G20 members hold on to growth commitments amid eurozone debt drama

CANNES, France, Nov. 4 (Xinhua) -- The leaders of the Group of Twenty (G20) economies agreed on Friday to secure sustainable growth in coordinated efforts but with respective focuses, as economic uncertainties add to global challenges.

Despite a Greek referendum drama which threatened to derail EU efforts to defuse a debt crisis, French President Nicolas Sarkozy tried hard throughout the two-day summit to push previously designed G20 agenda, including global growth commitments, back on track.

"Today, we reaffirm our commitment to work together and we have taken decisions to reinvigorate economic growth, create jobs, ensure financial stability, promote social inclusion and make globalization serve the needs of the people," read a final communiqué adopted by G20 leaders who met in the French resort city of Cannes on Thursday and Friday.

Giving consideration to each country’s respective circumstance is the shining part of the old commitments. "Each of us will play their part," the communiqué added.

G20 countries have chosen different measures to tackle their respective priorities. Advanced countries with tight budget "commit to adopt policies to build confidence and support growth" and "to achieve fiscal consolidation," while countries with surplus will "boost domestic demand," according to the communiqué.

The leaders also agreed to increase the International Monetary Fund (IMF) resources to enable it to play a key role in defending growth and preparing for unexpected shocks, Sarkozy said.

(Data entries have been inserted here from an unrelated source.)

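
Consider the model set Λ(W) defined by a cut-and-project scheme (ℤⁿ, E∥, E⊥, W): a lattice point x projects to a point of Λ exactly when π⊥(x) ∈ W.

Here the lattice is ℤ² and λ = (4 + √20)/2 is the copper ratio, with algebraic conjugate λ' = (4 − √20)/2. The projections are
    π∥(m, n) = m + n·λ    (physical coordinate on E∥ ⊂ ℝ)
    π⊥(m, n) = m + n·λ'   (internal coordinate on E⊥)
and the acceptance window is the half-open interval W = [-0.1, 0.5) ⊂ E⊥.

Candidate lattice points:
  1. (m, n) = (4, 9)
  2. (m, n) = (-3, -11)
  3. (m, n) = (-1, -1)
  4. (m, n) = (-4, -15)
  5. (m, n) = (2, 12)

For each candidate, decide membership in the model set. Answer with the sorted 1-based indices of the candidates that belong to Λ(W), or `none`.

Compute λ' = (4−√20)/2 = -0.236068, so π⊥(m,n) = m -0.236068·n.
[1] lift (4,9): star map gives 1.875388; window check -0.1 ≤ 1.875388 < 0.5 is false → out
[2] lift (-3,-11): star map gives -0.403252; window check -0.1 ≤ -0.403252 < 0.5 is false → out
[3] lift (-1,-1): star map gives -0.763932; window check -0.1 ≤ -0.763932 < 0.5 is false → out
[4] lift (-4,-15): star map gives -0.458980; window check -0.1 ≤ -0.458980 < 0.5 is false → out
[5] lift (2,12): star map gives -0.832816; window check -0.1 ≤ -0.832816 < 0.5 is false → out

none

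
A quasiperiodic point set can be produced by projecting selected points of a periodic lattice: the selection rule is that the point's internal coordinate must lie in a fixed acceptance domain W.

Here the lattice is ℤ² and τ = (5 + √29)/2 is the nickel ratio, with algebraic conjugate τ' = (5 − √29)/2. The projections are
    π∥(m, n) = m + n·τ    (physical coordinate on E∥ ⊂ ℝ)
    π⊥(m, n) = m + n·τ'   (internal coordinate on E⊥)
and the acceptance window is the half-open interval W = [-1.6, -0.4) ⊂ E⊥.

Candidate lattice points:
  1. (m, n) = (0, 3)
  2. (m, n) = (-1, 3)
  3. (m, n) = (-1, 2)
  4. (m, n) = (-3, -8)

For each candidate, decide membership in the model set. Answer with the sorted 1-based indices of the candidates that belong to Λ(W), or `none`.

τ' = (5−√29)/2 ≈ -0.1926.
candidate 1: (m,n)=(0,3) → π∥ = 0+3·τ ≈ 15.5777, π⊥ = 0+3·τ' ≈ -0.5777 ∈ [-1.6, -0.4) ⇒ IN Λ
candidate 2: (m,n)=(-1,3) → π∥ = -1+3·τ ≈ 14.5777, π⊥ = -1+3·τ' ≈ -1.5777 ∈ [-1.6, -0.4) ⇒ IN Λ
candidate 3: (m,n)=(-1,2) → π∥ = -1+2·τ ≈ 9.3852, π⊥ = -1+2·τ' ≈ -1.3852 ∈ [-1.6, -0.4) ⇒ IN Λ
candidate 4: (m,n)=(-3,-8) → π∥ = -3-8·τ ≈ -44.5407, π⊥ = -3-8·τ' ≈ -1.4593 ∈ [-1.6, -0.4) ⇒ IN Λ

1, 2, 3, 4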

According to the communiqué, G20 leaders pledged to support the IMF’s proposal of establishing "a single facility to fulfill the emergency assistance needs of its members," but didn’t give more detail.

Little progress was made in the reform of international monetary system, though it has been a long-time consensus that "the SDR basket composition should continue to reflect the role of currencies in the global trading and financial system."

"To adjust to currencies' changing role and characteristics over time, the composition of the SDR basket will be reviewed in 2015, or earlier, as currencies meet the existing criteria to enter the basket," the communiqué said, echoing Sarkozy’s words that this would be a long-term process.

In an effort to contain the Greek debt crisis from spilling over to larger economies, the IMF was given a new responsibility to monitor Italy’s policy implementation in its economic reforms on a quarterly basis, joined by the European Commission.

In the meantime, G20 leaders made a step in strengthening financial regulations by calling for reaping benefits from financial integration, but failed to stay on the same page over specific measures.

"We have agreed on actions and principles that will help reap the benefits from financial integration and increase the resilience against volatile capital flows," said the final communiqué.

"We will not allow a return to pre-crisis behaviors in the financial sector and we will strictly monitor the implementation of our commitments regarding banks, OTC markets and compensation practices," the communiqué underlined, vowing to bring shadow banking system into sunshine.

However, aside from agreeing to task several international organizations to assess CDS (credit default swaps) functions and enhance management against speculation, the G20 leaders failed to iron out differences over the introduction of a financial transaction tax (FTT), which has been eagerly promoted by this year’s G20 host of France.

Sarkozy said Spain, Brazil, Argentina and South Africa along with France and Germany have expressed support for the tax, but the United States, Canada and some other big powers still oppose it.

"France is determined to fight for the financial transaction tax" because it is "technically possible, financially indispensable and morally inarguable", Sarkozy told the press conference.

Nevertheless, the G20 Summit is marked by a significant improvement on tax matters as they have all adopted the Multilateral Convention on Mutual Administrative Assistance in Tax Matters, which means wider global cooperation on tax issues.

Dismissing talks to set up a secretariat for G20, the communiqué said this forum would remain as "an informal group" but decided to "formalize the Troika made of past, present and future Presidencies" to steer the work of the G20 in consultation with its members.

After France, Mexico will start chairing the G20 from December 1, 2011.